Home builders start the year with a positive outlook

HousingWire

For the second consecutive month, homebuilders have become more optimistic, according to the National Association of Home Builders/Wells Fargo Housing Market Index. The index rose seven points to 44 in January. The report attributes this sharp increase in builder confidence to mortgage rates remaining under 7 percent for the past month. “Lower interest rates improved housing affordability conditions this past month, bringing some buyers back into the market after being sidelined in the fall by higher borrowing costs,” said NAHB Chairman Alice Huey. “Single-family starts are expected to grow in 2024, adding much-needed inventory to the market.”


Despite the increase in confidence and the lower mortgage rates, homebuilders still reported price cuts and other incentives. According to the report, 31 percent of builders reported cutting prices in January, with an average price reduction of 6 percent. Overall, 62 percent of builders reported providing sales incentives.

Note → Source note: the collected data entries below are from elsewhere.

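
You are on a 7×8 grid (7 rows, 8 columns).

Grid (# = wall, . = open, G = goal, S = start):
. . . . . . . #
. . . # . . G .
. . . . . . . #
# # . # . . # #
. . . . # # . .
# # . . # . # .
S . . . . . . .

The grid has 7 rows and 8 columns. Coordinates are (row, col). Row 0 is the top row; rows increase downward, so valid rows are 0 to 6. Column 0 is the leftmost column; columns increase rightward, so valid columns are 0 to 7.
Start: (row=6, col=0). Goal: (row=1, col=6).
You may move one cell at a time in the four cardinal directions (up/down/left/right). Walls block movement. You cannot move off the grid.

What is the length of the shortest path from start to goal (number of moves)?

BFS from (row=6, col=0) until reaching (row=1, col=6):
  Distance 0: (row=6, col=0)
  Distance 1: (row=6, col=1)
  Distance 2: (row=6, col=2)
  Distance 3: (row=5, col=2), (row=6, col=3)
  Distance 4: (row=4, col=2), (row=5, col=3), (row=6, col=4)
  Distance 5: (row=3, col=2), (row=4, col=1), (row=4, col=3), (row=6, col=5)
  Distance 6: (row=2, col=2), (row=4, col=0), (row=5, col=5), (row=6, col=6)
  Distance 7: (row=1, col=2), (row=2, col=1), (row=2, col=3), (row=6, col=7)
  Distance 8: (row=0, col=2), (row=1, col=1), (row=2, col=0), (row=2, col=4), (row=5, col=7)
  Distance 9: (row=0, col=1), (row=0, col=3), (row=1, col=0), (row=1, col=4), (row=2, col=5), (row=3, col=4), (row=4, col=7)
  Distance 10: (row=0, col=0), (row=0, col=4), (row=1, col=5), (row=2, col=6), (row=3, col=5), (row=4, col=6)
  Distance 11: (row=0, col=5), (row=1, col=6)  <- goal reached here
One shortest path (11 moves): (row=6, col=0) -> (row=6, col=1) -> (row=6, col=2) -> (row=5, col=2) -> (row=4, col=2) -> (row=3, col=2) -> (row=2, col=2) -> (row=2, col=3) -> (row=2, col=4) -> (row=2, col=5) -> (row=2, col=6) -> (row=1, col=6)

Answer: Shortest path length: 11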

Mortgage demand surges more than 10 percent as mortgage rates lure homebuyers

CNBC

Another drop in mortgage interest rates caused a run on loans last week. Total mortgage application volume jumped 10.4 percent compared with the previous week, according the Mortgage Bankers Association’s seasonally adjusted index. The average contract interest rate for 30-year fixed-rate mortgages with conforming loan balances ($726,200 or less on average) decreased to 6.75 percent from 6.81 percent, with points increasing to 0.62 from 0.61 for loans with a 20 percent down payment. That was the lowest rate in three weeks.


Applications for a mortgage to purchase a home rose 9 percent for the week, but were 20 percent lower than the same week one year ago. Mortgage rates were about half a percentage point (52 basis points) higher one year ago, but buyers seemed to be enticed by the recent rate drop. Applications to refinance a home loan increased 11 percent compared with the prior week and were 10 percent higher than the same week a year ago. While the vast majority of current borrowers have rates lower than those offered today, the recent drop is still having some effect for those whose loans carry higher rates.